The expanded study will look to recruit adults aged over 50 who have received their first vaccination in the past eight to 12 weeks.
These volunteers, who will have received either drug company AstraZeneca’s vaccine, which was developed together with the University of Oxford, or the Pfizer–BioNTech vaccine, will randomly receive either the same shot, or the one from biotech Moderna
for a second dose.
The six new “arms” of the trial will each involve 175 people, bringing the total number of participants in the trial to 1,050.
Working across eight sites in the U.K., researchers will monitor the immune system responses, as well as any adverse reactions, such as fever, to these new combinations of vaccines. The trial is designed as a so-called ‘non-inferiority’ study, which means its intent is to demonstrate that mixing isn’t substantially worse than not mixing.

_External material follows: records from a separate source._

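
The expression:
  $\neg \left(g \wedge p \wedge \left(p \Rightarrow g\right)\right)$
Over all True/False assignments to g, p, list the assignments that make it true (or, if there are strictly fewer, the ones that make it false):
is false only for:
  g=True, p=True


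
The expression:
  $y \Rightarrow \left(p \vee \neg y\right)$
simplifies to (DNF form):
$p \vee \neg y$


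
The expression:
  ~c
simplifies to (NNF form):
~c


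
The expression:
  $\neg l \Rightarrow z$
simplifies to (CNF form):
$l \vee z$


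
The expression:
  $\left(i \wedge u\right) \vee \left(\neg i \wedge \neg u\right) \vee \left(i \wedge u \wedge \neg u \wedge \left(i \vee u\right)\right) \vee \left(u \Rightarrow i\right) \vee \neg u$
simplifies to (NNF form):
$i \vee \neg u$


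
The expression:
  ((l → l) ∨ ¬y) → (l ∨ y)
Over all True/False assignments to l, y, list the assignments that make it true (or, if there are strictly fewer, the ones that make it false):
is false only for:
  l=False, y=False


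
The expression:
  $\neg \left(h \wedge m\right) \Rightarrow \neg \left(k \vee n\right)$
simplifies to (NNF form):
$\left(h \wedge m\right) \vee \left(\neg k \wedge \neg n\right)$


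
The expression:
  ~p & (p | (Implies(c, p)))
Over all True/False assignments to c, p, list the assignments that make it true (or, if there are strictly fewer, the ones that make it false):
is true only for:
  c=False, p=False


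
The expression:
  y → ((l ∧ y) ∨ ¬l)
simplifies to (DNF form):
True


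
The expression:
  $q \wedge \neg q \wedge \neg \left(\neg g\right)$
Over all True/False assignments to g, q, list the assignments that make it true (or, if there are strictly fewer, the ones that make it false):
is never true.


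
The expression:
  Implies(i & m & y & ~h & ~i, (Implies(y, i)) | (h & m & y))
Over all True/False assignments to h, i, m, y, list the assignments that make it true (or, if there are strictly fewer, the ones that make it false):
is always true.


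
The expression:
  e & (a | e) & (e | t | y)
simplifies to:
e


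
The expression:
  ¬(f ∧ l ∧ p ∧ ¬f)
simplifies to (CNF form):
True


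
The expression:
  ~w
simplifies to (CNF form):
~w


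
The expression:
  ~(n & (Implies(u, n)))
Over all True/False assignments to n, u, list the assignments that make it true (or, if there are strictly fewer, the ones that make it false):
is true only for:
  n=False, u=False;
  n=False, u=True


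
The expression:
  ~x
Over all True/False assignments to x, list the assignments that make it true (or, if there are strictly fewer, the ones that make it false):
is true only for:
  x=False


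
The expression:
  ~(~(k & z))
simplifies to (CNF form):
k & z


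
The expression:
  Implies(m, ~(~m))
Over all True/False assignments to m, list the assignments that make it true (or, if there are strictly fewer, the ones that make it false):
is always true.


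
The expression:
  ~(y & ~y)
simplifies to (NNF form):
True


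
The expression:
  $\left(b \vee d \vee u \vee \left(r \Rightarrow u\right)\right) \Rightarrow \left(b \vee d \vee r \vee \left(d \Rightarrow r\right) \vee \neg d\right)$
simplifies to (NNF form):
$\text{True}$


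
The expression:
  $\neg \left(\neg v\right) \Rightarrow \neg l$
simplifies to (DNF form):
$\neg l \vee \neg v$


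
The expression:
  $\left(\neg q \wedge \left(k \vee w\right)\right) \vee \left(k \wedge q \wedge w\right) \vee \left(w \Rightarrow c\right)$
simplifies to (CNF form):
$c \vee k \vee \neg q \vee \neg w$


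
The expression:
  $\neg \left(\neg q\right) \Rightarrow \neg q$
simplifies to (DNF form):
$\neg q$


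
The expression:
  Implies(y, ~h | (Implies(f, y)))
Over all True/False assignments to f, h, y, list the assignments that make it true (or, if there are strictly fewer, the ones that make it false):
is always true.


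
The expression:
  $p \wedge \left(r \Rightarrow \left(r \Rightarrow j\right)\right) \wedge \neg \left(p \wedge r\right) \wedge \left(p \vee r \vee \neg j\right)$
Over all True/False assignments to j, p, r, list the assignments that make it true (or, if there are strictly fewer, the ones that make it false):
is true only for:
  j=False, p=True, r=False;
  j=True, p=True, r=False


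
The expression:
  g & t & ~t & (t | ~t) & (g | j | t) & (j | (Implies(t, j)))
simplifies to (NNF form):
False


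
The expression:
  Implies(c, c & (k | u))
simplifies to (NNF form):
k | u | ~c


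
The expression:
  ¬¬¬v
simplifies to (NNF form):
¬v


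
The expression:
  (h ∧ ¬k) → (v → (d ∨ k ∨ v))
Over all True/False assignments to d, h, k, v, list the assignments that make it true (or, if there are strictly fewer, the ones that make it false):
is always true.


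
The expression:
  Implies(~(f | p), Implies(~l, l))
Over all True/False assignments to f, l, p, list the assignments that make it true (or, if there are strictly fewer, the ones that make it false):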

“If we can show that these mixed schedules generate an immune response that is as good as the standard schedules, and without a significant increase in the vaccine reactions, this will potentially allow more people to complete their COVID-19 immunization course more rapidly,” said Matthew Snape, associate professor in pediatrics and vaccinology at the University of Oxford and chief investigator on the trial, in a statement.
“This would also create resilience within the system in the event of a shortfall in availability of any of the vaccines,” Snape added.
The expanded study comes after the rollout of the Moderna vaccine in England started this week across the U.K.
The Novavax vaccine was found to be 96% effective in preventing cases caused by the original version of the coronavirus that causes COVID-19 in a late-stage trial conducted in the U.K. The shot, which is being manufactured with the support of pharmaceutical GlaxoSmithKline
in the U.K., hasn’t yet been approved and is under rolling review by the country’s drug regulator, the Medicines and Healthcare products Regulatory Agency (MHRA).
Results from the original Com-Cov trial, which only used the AstraZeneca and Pfizer–BioNTech vaccine, are expected in May, while results of the second phase should come out by June or July, although the study will run for a year.
If it shows promising results, the MHRA and Joint Committee on Vaccination and Immunisation would formally assess the safety and efficacy of any new vaccination regimen before it is rolled out to patients.